Add Accountability to Eagles’ Problems
Add Accountability to Eagles’ Problems
By Rob Maaddi
Jim Schwartz went from pointing the finger at himself after his defense was terrible against the Rams to deflecting blame following another dismal effort at Pittsburgh.
The Eagles have plenty of problems. Add accountability to the list. Schwartz’s defense wasted a 29-point outburst by the offense and a breakout game by Travis Fulgham in Sunday’s loss. The Steelers had their way against the Eagles, racking up 38 points.
The defense’s biggest mistake was a coverage that left linebacker Nate Gerry on wide receiver Chase Claypool, a rookie who already accounted for three touchdowns. Ben Roethlisberger saw the mismatch, changed the play, and tossed a 35-yard TD pass to Claypool on third-and-8 to seal the win.
Pittsburgh used a formation with four wide receivers and one tight end that it hadn’t tried before. Tight end Eric Ebron normally lines up inside, but Claypool was there instead and Gerry was the guy trying to stop him. It didn’t work out for the Eagles. It usually doesn’t when Gerry is in coverage.
Afterward, safety Rodney McLeod said: “Ideally, would we like Nate to be on a receiver? No. We would prefer a defensive back. But that was the call that was made defensively and they checked to a good play.”
Claypool said he had to ask Roethlisberger what to do at the line of scrimmage after the veteran QB called an audible so Big Ben essentially told him and the Eagles the route to run. Gerry still couldn’t stop it.
Schwartz insisted he called the right coverage.
“What we had called was good against what they had called, but Ben recognized it,” Schwartz said Tuesday. “It’s probably inside of the 15 seconds for being able to change the call. I think that it just turns into every defense has a strength and they also have spots that aren’t as strong. Ben went to the spot right there, they made the play.”
Schwartz said he was “being aggressive” and “trying to stop the first down” to hold the Steelers to a long attempt at a field goal.
Aggressive would’ve been a blitz. Roethlisberger said he expected the defense to come after him on that play. Instead, he saw coverage with a slow LB on a speedy WR.
“There are probably different things we can do, but what that does is that puts the stress on other people on the defense,” Schwartz said. “You blitz, you put the pressure on the corners, you play man, you have pick problems and you put the pressure on those guys. There’s no magic answer for any of those situations, but I think the bottom line is, we’re playing aggressive.
We’re trying to keep them out of field-goal range right there. They made us pay for that aggressiveness.”
Then Schwartz passed the buck onto coach Doug Pederson when asked about calling a time-out in that spot to reset the defense.
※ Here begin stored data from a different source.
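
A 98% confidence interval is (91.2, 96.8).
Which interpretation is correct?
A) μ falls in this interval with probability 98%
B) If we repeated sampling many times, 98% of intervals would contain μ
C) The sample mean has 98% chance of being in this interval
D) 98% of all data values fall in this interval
B

A) Wrong — μ is fixed; the randomness lives in the interval, not in μ.
B) Correct — this is the frequentist long-run coverage interpretation.
C) Wrong — x̄ is observed and sits in the interval by construction.
D) Wrong — a CI is about the parameter μ, not individual data values.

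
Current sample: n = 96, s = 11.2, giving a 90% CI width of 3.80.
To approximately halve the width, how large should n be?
n ≈ 384

CI width ∝ 1/√n
To reduce width by factor 2, need √n to grow by 2 → need 2² = 4 times as many samples.

Current: n = 96, width = 3.80
New: n = 384, width ≈ 1.88

Width reduced by factor of 3.80/1.88 = 2.02.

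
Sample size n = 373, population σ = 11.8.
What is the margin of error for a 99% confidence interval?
Margin of error = 1.57

Margin of error = z* · σ/√n
= 2.576 · 11.8/√373
= 2.576 · 11.8/19.3132
= 1.57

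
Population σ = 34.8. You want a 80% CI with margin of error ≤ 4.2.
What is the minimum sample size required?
n ≥ 113

For margin E ≤ 4.2:
n ≥ (z* · σ / E)²
n ≥ (1.282 · 34.8 / 4.2)²
n ≥ 112.83

Minimum n = 113 (rounding up)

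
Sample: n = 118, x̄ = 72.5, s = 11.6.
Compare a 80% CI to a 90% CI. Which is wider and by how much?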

“That’s always been the head coach’s responsibility here,” Schwartz said. “There’s been a couple times over the years that we’ve had 10 guys on the field and that’s up to Doug. Doug has to weigh that with saving time-outs for if we get them stopped and we’re trying to go down and kick a game-winning field goal. You look at the end of our first half, boy, what a difference one time-out would have made for us in kicking a field goal at the end of the first half. That really never enters our thought process on defense.”
To sum up, Schwartz insists he had the right coverage and calling a time-out isn’t his responsibility. What about using Gerry for every snap when he’s clearly a liability? Schwartz put that on Pederson and GM Howie Roseman.
“I’ll leave team building stuff and roster management to Doug and Howie,” he said. “I’m confident in the guys we have. We’re getting the young guys up to speed. I think our emphasis is on 11 guys playing better, not any one position.”
Pederson gave Schwartz full control of the defense. He should have say in defensive personnel. He should have say in calling a time-out near the end of a game to try to prevent a loss.
More issues are piling up but the NFC East is so weak the Eagles should stay in the race until the end.